Currently, the ninth hole, known as the course’s signature hole and named “Biarritz,” is closed due to construction on the damOther aspects of the course are also still closed—the course’s reopening guidelines explain that due to COVID-19 policies, all of the indoor facilities from the clubhouse to the driving range will likely remain closed for the short season that remains. Additionally, only residents of the state of Connecticut will be able to play until further notice.
This past summer, amid the vacancies of both the general manager and superintendent, the course’s conditions started to deteriorate, the Daily News reported. Course members, including two faculty members, raised concerns about the poor state of the course, prompting larger conversations about whether Yale’s nationally ranked course would “ever return to its former glory,” as Golf.com wrote in a headline.
“It was really after my time,” former superintendent Scott Ramsay, who is now at Farmington Country Club in Charlottesville, Va. said about the course’s subpar conditions this summer, the Daily News reported. “The entire university shut down, every single staff person went home, and the course suffered from that.
“Golf in Connecticut was considered an approved activity and the maintenance of golf courses was an approved activity, but the way the university is structured and the way that they wanted to protect employees, they drew a line in the sand and said there wouldn’t be any staff at the golf course maintaining it,” Ramsey added.

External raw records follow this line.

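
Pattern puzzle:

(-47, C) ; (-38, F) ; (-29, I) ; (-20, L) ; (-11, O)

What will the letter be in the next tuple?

Letter: letters move forward 3 places in the alphabet; C, F, I, L, O → R.

R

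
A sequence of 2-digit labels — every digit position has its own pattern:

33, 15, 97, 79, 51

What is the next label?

33

First digit: −2 each step, mod 10, so 3, 1, 9, 7, 5 → 3.
Second digit: +2 each step, mod 10, so 3, 5, 7, 9, 1 → 3.
So the next label is 33.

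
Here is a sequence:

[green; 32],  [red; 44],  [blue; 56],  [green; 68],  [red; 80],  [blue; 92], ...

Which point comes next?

[green; 104]

Colour: green, red, blue, green, red, blue → green (repeats green → red → blue).
Second entry: +12 each step, so 32, 44, 56, 68, 80, 92 → 104.
So the next point is [green; 104].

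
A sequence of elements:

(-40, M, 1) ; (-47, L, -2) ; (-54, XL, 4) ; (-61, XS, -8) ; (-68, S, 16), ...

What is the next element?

First entry: −7 each step; -40, -47, -54, -61, -68 → -75.
Size: runs through clothing sizes XS→XL, so M, L, XL, XS, S → M.
For the third entry, ×(-2) each step: 1, -2, 4, -8, 16 → -32.
Combining the parts gives (-75, M, -32).

(-75, M, -32)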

Ramsay said there are normally around eight to 10 union employees working on the course year-round, the Daily News reported, but that number fluctuates, especially in the summer when the course hires dining hall employees and student-athletes to help with the course’s maintenance.
Now, in addition to hiring a new superintendent, Palacios says that improving the course’s condition when it opens for the 2021 season will be a priority, the Daily News reported.
After starting at Yale in the fall of 2003, Ramsay’s work as the course’s Superintendent included an overhaul of the drainage and irrigation systems, the Daily News reported. While the average golfer might not notice this kind of upgrade, William Kelly, an expert of Yale’s golf history, professor of anthropology and Yale’s Sumitomo Professor of Japanese Studies, said it is incredibly important when one considers the large carbon footprint that golf courses can have.
“I play golf, I like golf, [but] I have a lot of doubts about the environmental sustainability of a sport like that,” Kelly said. “Scott Ramsay has been one of the people, as superintendents across the country, that has tried to introduce sustainable practices to the Yale course.”